Performance Optimization
NetworkMiner Performance Tips:
1. PCAP File Size:
- Free version limited to 5MB PCAP files
- Professional version handles larger files
- Split large PCAPs if using free version
2. Memory uso:
- Close unnecessary applications
- Increase virtual memory if needed
- Monitor RAM uso during analysis
3. procesoing Speed:
- Use SSD storage for faster I/O
- proceso files locally (not over network)
- Close GUI tabs not in use
4. Batch procesoing:
- proceso multiple small files vs. one large file
- Use comando-line mode for automation
- Schedule analysis during off-hours
Evidence Handling
#!/bin/bash
# evidence-handling-checklist.sh
echo "NetworkMiner Evidence Handling Checklist"
echo "========================================"
echo "1. Evidence Acquisition:"
echo " □ Verify PCAP file integrity (hash)"
echo " □ Document chain of custody"
echo " □ Create working copy for analysis"
echo " □ Store original in secure location"
echo -e "\n2. Analysis Environment:"
echo " □ Use isolated analysis system"
echo " □ Document system configuración"
echo " □ Ensure sufficient disk space"
echo " □ Backup analysis results"
echo -e "\n3. documentación:"
echo " □ Record analysis start/end times"
echo " □ Document tools and versions used"
echo " □ Save all output files"
echo " □ Create analysis summary repuerto"
echo -e "\n4. Quality Assurance:"
echo " □ Verify extracted files integrity"
echo " □ Cross-reference findings"
echo " □ Peer review analysis results"
echo " □ Archive complete case file"
solución de problemas
Common Issues
# Issue: NetworkMiner won't start on Linux
# Solution: Install required Mono components
sudo apt install mono-complete libmono-winforms2.0-cil
# Issue: PCAP file too large (free version)
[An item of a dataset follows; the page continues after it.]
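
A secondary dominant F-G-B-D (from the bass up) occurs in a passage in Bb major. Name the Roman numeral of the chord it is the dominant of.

The chord is a dominant seventh chord on G.
A dominant resolves down a perfect fifth: G → C. In Bb major, C is scale degree 2, i.e. ii.

ii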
# Solution: Split PCAP file
editcap -c 1000000 large_file.pcap split_file.pcap
# Issue: Missing extracted files
# Check file extraction settings in GUI
# Verify PCAP contains actual file transfers
# Issue: No credenciales found
# Ensure traffic contains clear-text protocolos
# Check for encrypted conexións (HTTPS, SSH)
# Issue: Slow performance
# Close unnecessary GUI tabs
# Increase system memory
# Use comando-line mode for batch procesoing
Debug Mode
# Enable verbose logging
mono --debug NetworkMiner.exe capture.pcap
# Check Mono version compatibility
mono --version
# Verify PCAP file format
file capture.pcap
tcpdump -r capture.pcap -c 10
# Test with sample PCAP
wget https://wiki.wireshark.org/SampleCaptures/http.cap
mono NetworkMiner.exe http.cap
Análisis de Logs
# Check system logs for errors
journalctl -u mono --since "1 hour ago"
# Monitor resource uso
top -p $(pgrep mono)
# Check disk space
df -h /tmp
# Verify file permissions
ls -la NetworkMiner.exe
ls -la *.pcap
Resources
- NetworkMiner Official Website
- NetworkMiner Professional
- NetworkMiner Manual
- Sample PCAP Files
- Network Forensics Guide
This hoja de trucos provides comprehensive guidance for using NetworkMiner for network forensic analysis. Regular practice with sample PCAP files and understanding of network protocolos enhance analysis effectiveness.